Scientists with the National Oceanic and Atmospheric Administration’s Alaska Fisheries Science Center have calculated the initial biomass estimates from the 2011 eastern Bering Sea survey. This is a big step in the annual process to set total allowable catch levels for various groundfish and crab species in the Bering Sea.
The biomass estimates from the 2011 bottom trawl survey for the selected species are 3.11 million metric tons of walleye pollock, 1.98 million metric tons of rock sole, 520 thousand metric tons of Alaska plaice, 26.2 thousand metric tons of Greenland turbot, 911 thousand metric tons of Pacific cod and 2.40 million metric tons of yellowfin sole,
There were slight decreases in the survey biomass of walleye pollock and rock sole compared to 2010 and slight increases for the survey biomass for the other four species.
Scientists also found that the mean bottom temperatures on the eastern Bering Sea shelf were generally higher in 2011 compared to 2010, and the cold pool during the late spring and early summer sampling period was significantly reduced in size.
The North Pacific Fishery Management Council’s Groundfish Plan Team will begin their review and incorporation of the survey data in the scientific stock assessments at their November meeting and will provide reports to the Council’s Scientific and Statistical Committee. The SSC will recommend acceptable biological catch for the different species at the December council meeting in Anchorage. The council’s advisory panel will then recommend a total allowable catch for each of the species. Following the committee reports, the council will consider committee recommendations and public testimony before recommending a total allowable catch for the various groundfish species in 2012.
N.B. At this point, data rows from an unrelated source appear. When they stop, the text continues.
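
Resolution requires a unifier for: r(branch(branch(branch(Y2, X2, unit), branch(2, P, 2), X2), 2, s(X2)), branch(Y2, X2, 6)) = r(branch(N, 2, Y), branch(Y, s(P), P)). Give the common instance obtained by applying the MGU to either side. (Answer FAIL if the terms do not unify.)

Decompose r/2: branch(branch(branch(Y2, X2, unit), branch(2, P, 2), X2), 2, s(X2)) = branch(N, 2, Y),  branch(Y2, X2, 6) = branch(Y, s(P), P).
Decompose branch/3: branch(branch(Y2, X2, unit), branch(2, P, 2), X2) = N,  2 = 2,  s(X2) = Y.
Bind N := branch(branch(Y2, X2, unit), branch(2, P, 2), X2); no other remaining equation mentions N.
Delete trivial equation 2 = 2.
Bind Y := s(X2); substituting into the remaining equation gives: branch(Y2, X2, 6) = branch(s(X2), s(P), P).
Decompose branch/3: Y2 = s(X2),  X2 = s(P),  6 = P.
Bind Y2 := s(X2); no other remaining equation mentions Y2. Substituting into the earlier binding gives N := branch(branch(s(X2), X2, unit), branch(2, P, 2), X2).
Bind X2 := s(P); no other remaining equation mentions X2. Substituting into the earlier bindings gives N := branch(branch(s(s(P)), s(P), unit), branch(2, P, 2), s(P)), Y := s(s(P)), Y2 := s(s(P)).
Bind P := 6. Substituting into the earlier bindings gives N := branch(branch(s(s(6)), s(6), unit), branch(2, 6, 2), s(6)), Y := s(s(6)), Y2 := s(s(6)), X2 := s(6).
Applying the MGU to either side gives r(branch(branch(branch(s(s(6)), s(6), unit), branch(2, 6, 2), s(6)), 2, s(s(6))), branch(s(s(6)), s(6), 6)).

r(branch(branch(branch(s(s(6)), s(6), unit), branch(2, 6, 2), s(6)), 2, s(s(6))), branch(s(s(6)), s(6), 6))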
The 2011 eastern Bering Sea survey results for crab are currently being reviewed by the NPFMC Crab Plan Team at their September meeting at the Alaska Fisheries Science Center.
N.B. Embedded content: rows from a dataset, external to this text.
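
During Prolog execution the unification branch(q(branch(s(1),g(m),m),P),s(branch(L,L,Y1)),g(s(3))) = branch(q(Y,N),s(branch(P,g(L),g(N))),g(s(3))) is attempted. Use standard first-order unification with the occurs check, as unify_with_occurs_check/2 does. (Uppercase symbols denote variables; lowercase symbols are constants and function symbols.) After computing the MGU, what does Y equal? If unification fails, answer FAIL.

Decompose branch/3: q(branch(s(1),g(m),m),P) = q(Y,N),  s(branch(L,L,Y1)) = s(branch(P,g(L),g(N))),  g(s(3)) = g(s(3)).
Decompose q/2: branch(s(1),g(m),m) = Y,  P = N.
Bind Y := branch(s(1),g(m),m); no other remaining equation mentions Y.
Bind P := N; substituting into the one remaining equation that mentions P gives: s(branch(L,L,Y1)) = s(branch(N,g(L),g(N))).
Decompose s/1: branch(L,L,Y1) = branch(N,g(L),g(N)).
Decompose branch/3: L = N,  L = g(L),  Y1 = g(N).
Bind L := N; substituting into the one remaining equation that mentions L gives: N = g(N).
Occurs check fails: N occurs in g(N); the equation N = g(N) has no finite solution.

FAIL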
The survey was conducted aboard the chartered fishing vessels Aldebaran and Alaska Knight. The vessels bottom trawled at 376 stations over a survey area of 144,600 square nautical miles, finishing the survey August 4.
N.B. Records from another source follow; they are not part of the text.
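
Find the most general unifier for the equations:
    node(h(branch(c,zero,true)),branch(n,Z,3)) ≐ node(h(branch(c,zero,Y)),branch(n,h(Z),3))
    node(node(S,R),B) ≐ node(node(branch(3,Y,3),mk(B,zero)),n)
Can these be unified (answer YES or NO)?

NO

Decompose node/2: h(branch(c,zero,true)) ≐ h(branch(c,zero,Y)),  branch(n,Z,3) ≐ branch(n,h(Z),3).
Decompose h/1: branch(c,zero,true) ≐ branch(c,zero,Y).
Decompose branch/3: c ≐ c,  zero ≐ zero,  true ≐ Y.
Delete trivial equation c ≐ c.
Delete trivial equation zero ≐ zero.
Bind Y := true; substituting into the one remaining equation that mentions Y gives: node(node(S,R),B) ≐ node(node(branch(3,true,3),mk(B,zero)),n).
Decompose branch/3: n ≐ n,  Z ≐ h(Z),  3 ≐ 3.
Delete trivial equation n ≐ n.
Occurs check fails: Z occurs in h(Z); the equation Z ≐ h(Z) has no finite solution.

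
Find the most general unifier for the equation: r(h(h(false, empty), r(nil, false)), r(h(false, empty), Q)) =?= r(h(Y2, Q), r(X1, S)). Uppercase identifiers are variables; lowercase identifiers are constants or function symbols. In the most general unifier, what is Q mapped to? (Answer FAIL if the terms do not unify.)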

The science crew processed and recorded the catch from each trawl catch by identifying, sorting and weighing all the different crab and groundfish species and then measuring samples of each species. They then validated the data collected on fishing effort, catch rates and biological characteristics of the fish populations in preparation to generate fishery-independent estimates of geographic and depth distribution, abundance, and population size and age compositions of the various species.